Posted on
12/2/2012
As Michel SERRES already mentioned in 2007, it is impossible and totally useless to compile all the information that reaches us because of the large flow of information. We are entering an era of major change, where the challenge is not so much to know but to be able to quickly find the right information we need to remain competitive.
Enterprise 2.0 allows us to meet this challenge. However, it can only emerge by bringing about profound changes and implies a paradigm shift. The Taylorian vision where everyone is paid to execute is still too present. Thinking, being creative, participating in the future of the company is still too often considered by some departments as a waste of time.
If in an industrial and commercial society, it seems simple, logical, to divide and fragment in order to produce and sell better, tomorrow's performance can only be obtained if the company manages to innovate in order to differentiate itself. But innovation is nourished by exchanges, sharing, reflection and confrontation of ideas. It therefore seems impossible to continue to divide up the problems, with everyone working in their own corner. Encouraging the circulation of ideas, stimulating interactions, networking, and making individual intelligences cooperate are indispensable factors in a knowledge-based economy.

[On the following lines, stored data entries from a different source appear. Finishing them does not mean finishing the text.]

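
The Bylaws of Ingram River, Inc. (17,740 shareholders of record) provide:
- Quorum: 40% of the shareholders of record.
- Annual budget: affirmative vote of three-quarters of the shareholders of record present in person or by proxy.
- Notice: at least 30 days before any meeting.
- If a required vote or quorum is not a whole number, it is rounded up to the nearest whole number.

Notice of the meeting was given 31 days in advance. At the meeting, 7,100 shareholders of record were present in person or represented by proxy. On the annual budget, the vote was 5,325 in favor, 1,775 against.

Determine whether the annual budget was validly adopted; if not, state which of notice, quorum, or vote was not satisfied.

Valid — all requirements satisfied.

Notice: 31 days given; 30 required. Satisfied.
Quorum: 40% of 17,740 = 7,096; 7,100 present. Satisfied.
Vote: requires three-fourths of those present (7,100); 3/4 of 7100 = 5325, so 5,325 needed; 5,325 in favor. Satisfied.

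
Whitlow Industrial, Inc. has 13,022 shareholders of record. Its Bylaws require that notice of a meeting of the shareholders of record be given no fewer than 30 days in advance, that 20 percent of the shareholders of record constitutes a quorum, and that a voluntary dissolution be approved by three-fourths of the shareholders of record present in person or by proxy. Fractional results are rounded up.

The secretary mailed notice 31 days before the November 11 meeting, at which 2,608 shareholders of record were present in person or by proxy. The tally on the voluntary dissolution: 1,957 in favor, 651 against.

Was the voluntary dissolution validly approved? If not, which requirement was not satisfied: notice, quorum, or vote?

Notice: 31 days given; 30 required. Satisfied.
Quorum: 20% of 13,022 = 2,604.40, rounded up to 2,605; 2,608 present. Satisfied.
Vote: requires three-fourths of those present (2,608); 3/4 of 2608 = 1956, so 1,956 needed; 1,957 in favor. Satisfied.

Valid — all requirements satisfied.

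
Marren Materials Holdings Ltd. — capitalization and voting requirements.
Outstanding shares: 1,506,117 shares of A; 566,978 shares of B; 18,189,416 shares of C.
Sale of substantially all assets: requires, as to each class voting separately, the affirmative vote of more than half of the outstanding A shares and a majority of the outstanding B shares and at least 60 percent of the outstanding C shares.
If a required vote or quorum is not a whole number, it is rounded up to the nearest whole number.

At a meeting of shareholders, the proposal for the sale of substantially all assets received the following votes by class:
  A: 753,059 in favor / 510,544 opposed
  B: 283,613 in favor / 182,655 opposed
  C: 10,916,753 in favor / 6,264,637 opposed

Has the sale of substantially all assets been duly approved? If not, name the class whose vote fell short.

A: a majority of 1506117 is 753059; 753,059 required, 753,059 in favor — approved.
B: a majority of 566978 is 283490; 283,490 required, 283,613 in favor — approved.
C: 3/5 of 18189416 = 10913649.60, rounded up to 10913650; 10,913,650 required, 10,916,753 in favor — approved.

Approved — every class gave the required vote.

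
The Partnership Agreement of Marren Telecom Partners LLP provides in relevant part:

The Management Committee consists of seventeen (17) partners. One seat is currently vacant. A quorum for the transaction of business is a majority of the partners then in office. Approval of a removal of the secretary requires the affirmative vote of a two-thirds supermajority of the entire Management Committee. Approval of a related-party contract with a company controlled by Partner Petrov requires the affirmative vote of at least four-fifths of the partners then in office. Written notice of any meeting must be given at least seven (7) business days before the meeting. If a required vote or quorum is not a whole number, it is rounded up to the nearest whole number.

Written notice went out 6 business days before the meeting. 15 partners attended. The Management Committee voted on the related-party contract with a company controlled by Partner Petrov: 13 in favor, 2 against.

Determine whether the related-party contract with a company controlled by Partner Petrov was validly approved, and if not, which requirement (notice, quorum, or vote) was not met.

Invalid — notice requirement not satisfied.

Notice: 6 business days given; 7 required (6 < 7). Not satisfied.
Quorum: 15 present; quorum is 9. Satisfied.
Vote: the related-party contract with a company controlled by Partner Petrov requires four-fifths of the partners then in office (16). 4/5 of 16 = 12.80, rounded up to 13, so 13 affirmative votes are needed; 13 voted in favor. Satisfied.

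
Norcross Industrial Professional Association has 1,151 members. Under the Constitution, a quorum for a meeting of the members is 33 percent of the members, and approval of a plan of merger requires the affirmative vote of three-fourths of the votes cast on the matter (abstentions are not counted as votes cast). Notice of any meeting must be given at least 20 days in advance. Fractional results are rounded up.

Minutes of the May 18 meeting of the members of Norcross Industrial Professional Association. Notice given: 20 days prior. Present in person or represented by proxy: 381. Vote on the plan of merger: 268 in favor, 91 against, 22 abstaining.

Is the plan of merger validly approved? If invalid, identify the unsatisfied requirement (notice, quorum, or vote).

Notice: 20 days given; 20 required. Satisfied.
Quorum: 33% of 1,151 = 379.83, rounded up to 380; 381 present. Satisfied.
Vote: requires three-fourths of the votes cast (381 − 22 abstaining = 359); 3/4 of 359 = 269.25, rounded up to 270, so 270 needed; 268 in favor. Not satisfied.

Invalid — vote requirement not satisfied.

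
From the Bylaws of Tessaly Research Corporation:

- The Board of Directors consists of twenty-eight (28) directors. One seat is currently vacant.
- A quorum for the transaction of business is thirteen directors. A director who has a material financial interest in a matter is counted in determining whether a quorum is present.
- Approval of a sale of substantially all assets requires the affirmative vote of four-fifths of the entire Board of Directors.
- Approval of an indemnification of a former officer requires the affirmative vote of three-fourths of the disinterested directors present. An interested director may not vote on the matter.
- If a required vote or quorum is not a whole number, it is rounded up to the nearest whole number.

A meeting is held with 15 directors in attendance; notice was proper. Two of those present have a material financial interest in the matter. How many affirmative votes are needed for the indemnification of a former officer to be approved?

10

The indemnification of a former officer requires three-fourths of the disinterested directors present (15 − 2 = 13).
3/4 of 13 = 9.75, rounded up to 10.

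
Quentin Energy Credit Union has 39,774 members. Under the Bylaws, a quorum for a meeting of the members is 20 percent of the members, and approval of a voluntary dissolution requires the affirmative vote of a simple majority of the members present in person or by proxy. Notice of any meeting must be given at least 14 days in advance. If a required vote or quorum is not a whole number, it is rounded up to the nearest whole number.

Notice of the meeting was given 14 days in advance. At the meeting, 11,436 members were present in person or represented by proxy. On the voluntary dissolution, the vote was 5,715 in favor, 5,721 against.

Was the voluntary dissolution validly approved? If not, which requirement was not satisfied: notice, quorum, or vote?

Notice: 14 days given; 14 required. Satisfied.
Quorum: 20% of 39,774 = 7,954.80, rounded up to 7,955; 11,436 present. Satisfied.
Vote: requires a majority of those present (11,436); a majority of 11436 is 5719, so 5,719 needed; 5,715 in favor. Not satisfied.

Invalid — vote requirement not satisfied.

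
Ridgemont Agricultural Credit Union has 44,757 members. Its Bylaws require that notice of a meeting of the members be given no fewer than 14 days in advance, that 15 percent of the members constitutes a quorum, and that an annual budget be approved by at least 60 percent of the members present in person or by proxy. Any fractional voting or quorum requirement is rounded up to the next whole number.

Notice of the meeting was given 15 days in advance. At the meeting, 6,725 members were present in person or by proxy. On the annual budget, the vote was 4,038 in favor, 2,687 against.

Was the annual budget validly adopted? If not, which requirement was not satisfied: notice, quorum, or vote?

Notice: 15 days given; 14 required. Satisfied.
Quorum: 15% of 44,757 = 6,713.55, rounded up to 6,714; 6,725 present. Satisfied.
Vote: requires three-fifths of those present (6,725); 3/5 of 6725 = 4035, so 4,035 needed; 4,038 in favor. Satisfied.

Valid — all requirements satisfied.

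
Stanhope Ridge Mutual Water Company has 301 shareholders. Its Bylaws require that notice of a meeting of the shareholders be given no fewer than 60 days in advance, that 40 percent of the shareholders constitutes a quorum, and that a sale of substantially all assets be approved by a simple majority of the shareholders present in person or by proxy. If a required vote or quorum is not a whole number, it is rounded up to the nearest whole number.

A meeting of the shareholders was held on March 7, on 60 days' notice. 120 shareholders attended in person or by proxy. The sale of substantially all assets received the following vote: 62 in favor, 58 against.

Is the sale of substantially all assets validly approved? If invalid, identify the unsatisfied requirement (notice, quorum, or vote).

Invalid — quorum requirement not satisfied.

Notice: 60 days given; 60 required. Satisfied.
Quorum: 40% of 301 = 120.40, rounded up to 121; 120 present. Not satisfied.
Vote: requires a majority of those present (120); a majority of 120 is 61, so 61 needed; 62 in favor. Satisfied.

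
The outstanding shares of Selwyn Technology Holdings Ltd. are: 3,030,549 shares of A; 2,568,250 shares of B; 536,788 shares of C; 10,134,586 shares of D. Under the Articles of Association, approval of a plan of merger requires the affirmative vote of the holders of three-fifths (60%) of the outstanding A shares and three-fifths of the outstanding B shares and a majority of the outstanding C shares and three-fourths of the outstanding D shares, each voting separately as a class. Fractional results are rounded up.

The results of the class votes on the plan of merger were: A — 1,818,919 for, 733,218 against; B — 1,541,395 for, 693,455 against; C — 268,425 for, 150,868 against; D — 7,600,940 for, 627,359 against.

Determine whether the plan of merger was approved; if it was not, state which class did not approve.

Approved — every class gave the required vote.

A: 3/5 of 3030549 = 1818329.40, rounded up to 1818330; 1,818,330 required, 1,818,919 in favor — approved.
B: 3/5 of 2568250 = 1540950; 1,540,950 required, 1,541,395 in favor — approved.
C: a majority of 536788 is 268395; 268,395 required, 268,425 in favor — approved.
D: 3/4 of 10134586 = 7600939.50, rounded up to 7600940; 7,600,940 required, 7,600,940 in favor — approved.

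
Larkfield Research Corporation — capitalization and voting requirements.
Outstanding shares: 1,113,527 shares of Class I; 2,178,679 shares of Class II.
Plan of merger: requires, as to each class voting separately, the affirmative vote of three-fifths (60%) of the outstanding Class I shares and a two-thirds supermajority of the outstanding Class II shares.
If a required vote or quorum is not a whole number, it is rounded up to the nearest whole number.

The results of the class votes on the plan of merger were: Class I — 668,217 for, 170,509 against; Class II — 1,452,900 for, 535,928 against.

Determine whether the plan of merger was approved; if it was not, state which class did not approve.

Class I: 3/5 of 1113527 = 668116.20, rounded up to 668117; 668,117 required, 668,217 in favor — approved.
Class II: 2/3 of 2178679 = 1452452.67, rounded up to 1452453; 1,452,453 required, 1,452,900 in favor — approved.

Approved — every class gave the required vote.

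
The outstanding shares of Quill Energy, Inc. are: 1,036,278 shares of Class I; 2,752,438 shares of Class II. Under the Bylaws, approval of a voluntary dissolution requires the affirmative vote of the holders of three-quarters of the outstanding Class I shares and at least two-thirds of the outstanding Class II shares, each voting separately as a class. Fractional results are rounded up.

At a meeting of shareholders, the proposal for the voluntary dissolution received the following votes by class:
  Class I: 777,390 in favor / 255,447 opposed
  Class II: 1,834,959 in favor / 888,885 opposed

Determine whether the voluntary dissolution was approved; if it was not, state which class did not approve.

Approved — every class gave the required vote.

Class I: 3/4 of 1036278 = 777208.50, rounded up to 777209; 777,209 required, 777,390 in favor — approved.
Class II: 2/3 of 2752438 = 1834958.67, rounded up to 1834959; 1,834,959 required, 1,834,959 in favor — approved.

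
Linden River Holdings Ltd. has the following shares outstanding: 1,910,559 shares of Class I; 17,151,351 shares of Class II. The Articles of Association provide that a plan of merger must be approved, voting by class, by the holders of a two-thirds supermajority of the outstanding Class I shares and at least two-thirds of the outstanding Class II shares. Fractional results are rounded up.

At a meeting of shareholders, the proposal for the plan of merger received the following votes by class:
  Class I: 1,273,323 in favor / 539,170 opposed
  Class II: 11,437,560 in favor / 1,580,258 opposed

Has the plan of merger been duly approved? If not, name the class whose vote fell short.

Not approved — the Class I shares did not give the required vote.

Class I: 2/3 of 1910559 = 1273706; 1,273,706 required, 1,273,323 in favor — not approved.
Class II: 2/3 of 17151351 = 11434234; 11,434,234 required, 11,437,560 in favor — approved.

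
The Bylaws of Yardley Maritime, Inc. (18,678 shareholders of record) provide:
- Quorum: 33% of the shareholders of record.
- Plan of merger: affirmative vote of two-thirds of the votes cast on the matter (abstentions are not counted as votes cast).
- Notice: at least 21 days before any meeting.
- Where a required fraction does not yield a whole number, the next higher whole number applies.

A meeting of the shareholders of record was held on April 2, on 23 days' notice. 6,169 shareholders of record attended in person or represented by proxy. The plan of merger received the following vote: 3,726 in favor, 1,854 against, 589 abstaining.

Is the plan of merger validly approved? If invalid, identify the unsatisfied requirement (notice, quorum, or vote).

Valid — all requirements satisfied.

Notice: 23 days given; 21 required. Satisfied.
Quorum: 33% of 18,678 = 6,163.74, rounded up to 6,164; 6,169 present. Satisfied.
Vote: requires two-thirds of the votes cast (6,169 − 589 abstaining = 5,580); 2/3 of 5580 = 3720, so 3,720 needed; 3,726 in favor. Satisfied.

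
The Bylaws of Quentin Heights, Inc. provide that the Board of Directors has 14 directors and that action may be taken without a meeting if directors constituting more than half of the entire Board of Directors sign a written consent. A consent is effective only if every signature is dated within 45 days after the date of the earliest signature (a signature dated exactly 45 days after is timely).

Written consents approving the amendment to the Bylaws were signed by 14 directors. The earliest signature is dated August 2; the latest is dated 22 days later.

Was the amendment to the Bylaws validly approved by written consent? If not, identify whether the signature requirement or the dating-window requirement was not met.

Effective — both the signature and dating-window requirements are satisfied.

Signatures required: more than half of 14 — a majority of 14 is 8, so 8 needed; 14 signed. Sufficient.
Dating window: the latest signature is 22 days after the earliest; the limit is 45 days. Within the window.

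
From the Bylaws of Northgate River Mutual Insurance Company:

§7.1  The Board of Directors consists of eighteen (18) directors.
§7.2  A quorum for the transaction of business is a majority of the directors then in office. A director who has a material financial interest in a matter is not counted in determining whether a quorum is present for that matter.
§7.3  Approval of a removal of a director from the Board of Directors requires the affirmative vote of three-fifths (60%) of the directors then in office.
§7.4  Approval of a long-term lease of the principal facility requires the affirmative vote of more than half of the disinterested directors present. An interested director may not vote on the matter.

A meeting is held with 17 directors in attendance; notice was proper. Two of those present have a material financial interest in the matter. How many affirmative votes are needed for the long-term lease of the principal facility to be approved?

8

The long-term lease of the principal facility requires a majority of the disinterested directors present (17 − 2 = 15).
A majority of 15 is 8.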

"Human intelligence depends on neural connections. Organizational intelligence, on the other hand, depends on interpersonal connections. This sentence by Richard McDermott explains well the challenge that the Enterprise must take up if it wants to ensure its sustainability. The company must therefore mobilize and implement Collective Intelligence. This is a complex and time-consuming operation; sharing knowledge and helping others to succeed cannot be imposed or decreed. Managers have an essential role to play in creating support by moving from a "controlling" posture to that of "facilitator of cooperation". Only then will the Intelligent Enterprise emerge.